Negosyante News

November 5, 2024 2:48 pm

Inflation in the Philippines Takes a Downturn, Dropping to 2.8% in January

The inflation rate in the Philippines has recorded a decline for the fourth consecutive month since October of the previous year, hitting a low of 2.8% in January 2024. This decrease is attributed to reduced price hikes in essential sectors such as food, utilities, and transportation, according to the latest data from the Philippine Statistics Authority (PSA).

National Statistician and PSA chief Claire Dennis Mapa confirmed this downtrend during a press briefing, noting that the current rate is the slowest since October 2020, when inflation stood at 2.3%. This rate also represents a significant decrease from the 8.7% rate recorded in January 2023 and falls at the lower end of the Bangko Sentral ng Pilipinas’ (BSP) forecast range for January, which was between 2.8% and 3.6%.

Mapa pointed out that the deceleration in January’s inflation is partly due to high base effects from January 2023, which was the peak since November 2008. The BSP anticipated this slowdown, projecting that inflation would moderate in the first quarter of 2024 due to negative base effects and some easing of supply constraints for key commodities. However, the central bank also warned of a potential temporary acceleration above the target range from the second quarter of 2024, mainly due to the effects of El Niño weather conditions and positive base effects.

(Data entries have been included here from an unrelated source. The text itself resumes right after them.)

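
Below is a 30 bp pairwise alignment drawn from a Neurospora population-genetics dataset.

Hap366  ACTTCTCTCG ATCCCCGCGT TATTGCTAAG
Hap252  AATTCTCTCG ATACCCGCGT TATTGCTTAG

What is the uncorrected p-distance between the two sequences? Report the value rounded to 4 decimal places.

The sequences differ at positions 2 (C/A), 13 (C/A), 28 (A/T).
There are 3 differences over 30 sites, so p = 3/30 = 0.1000.

0.1000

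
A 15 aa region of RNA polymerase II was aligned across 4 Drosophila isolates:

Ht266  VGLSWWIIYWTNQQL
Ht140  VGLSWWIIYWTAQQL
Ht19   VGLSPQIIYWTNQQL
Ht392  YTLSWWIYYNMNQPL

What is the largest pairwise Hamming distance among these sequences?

8

Pairwise Hamming distances:
  Ht266 vs Ht140: 1
  Ht266 vs Ht19: 2
  Ht266 vs Ht392: 6
  Ht140 vs Ht19: 3
  Ht140 vs Ht392: 7
  Ht19 vs Ht392: 8
The largest is 8, between Ht19 and Ht392.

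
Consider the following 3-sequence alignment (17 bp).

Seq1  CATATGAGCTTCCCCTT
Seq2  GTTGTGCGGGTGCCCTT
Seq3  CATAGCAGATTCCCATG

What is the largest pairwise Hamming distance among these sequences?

Pairwise Hamming distances:
  Seq1 vs Seq2: 7
  Seq1 vs Seq3: 5
  Seq2 vs Seq3: 11
The largest is 11, between Seq2 and Seq3.

11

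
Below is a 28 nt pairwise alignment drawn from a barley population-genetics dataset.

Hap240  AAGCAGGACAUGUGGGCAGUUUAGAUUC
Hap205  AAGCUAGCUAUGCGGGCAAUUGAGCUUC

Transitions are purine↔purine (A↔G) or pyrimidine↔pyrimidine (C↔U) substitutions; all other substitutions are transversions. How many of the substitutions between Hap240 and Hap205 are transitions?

4

The sequences differ at positions 5 (A/U, transversion), 6 (G/A, transition), 8 (A/C, transversion), 9 (C/U, transition), 13 (U/C, transition), 19 (G/A, transition), 22 (U/G, transversion), 25 (A/C, transversion).
Of the 8 differences, 4 transitions and 4 transversions, so the answer is 4.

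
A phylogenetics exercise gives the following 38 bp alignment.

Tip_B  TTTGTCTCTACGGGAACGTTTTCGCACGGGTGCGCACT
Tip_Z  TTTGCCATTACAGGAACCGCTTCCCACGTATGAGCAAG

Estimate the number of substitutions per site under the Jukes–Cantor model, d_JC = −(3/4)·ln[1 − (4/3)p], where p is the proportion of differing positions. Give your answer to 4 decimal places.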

The Food and Non-Alcoholic Beverages index emerged as the primary contributor to the slowdown in January, with its inflation rate dropping to 3.5% from 6.4% in the previous month. This index alone accounted for 68.5% of the overall inflation downtrend. The dip in inflation for this category was largely due to significant decreases in the inflation rates for vegetables, meat, and fish and seafood.

The Housing, Water, Electricity, Gas and Other Fuels index, and the Transport index were also instrumental in the overall easing of inflation, contributing 16.3% and 6% to the downtrend, respectively.

Despite the general decline in food inflation, the rice inflation rate surged to a new 14-year high of 22.6%, up from 19.6% in December 2023. Mapa attributed this spike to sustained high rice prices in the global market and base effects from the first seven months of 2023.

Inflation for the bottom 30% income households also mirrored the overall trend, decreasing to 3.6% from 5% in December 2023.

In response to these developments, NEDA Secretary Arsenio Balisacan stated that the Inter-Agency Committee on Inflation and Market Outlook (IAC-IMO) would continue to monitor prices closely. The government aims to provide timely policy recommendations to ensure stable and affordable prices for commodities, especially with the looming El Niño until May. Balisacan emphasized the importance of introducing stop-gap measures, such as allowing further imports of key commodities, to stabilize supply and prices, while ensuring fair prices for local producers.

President Ferdinand “Bongbong” Marcos Jr. has taken proactive steps by extending reduced tariff rates for pork, corn, and rice until the end of 2024 through Executive Order No. 50. Additionally, he reactivated the Task Force El Niño through Executive Order No. 53 to bolster the government’s preparedness in securing essential resources and ensuring public safety amid the El Niño phenomenon.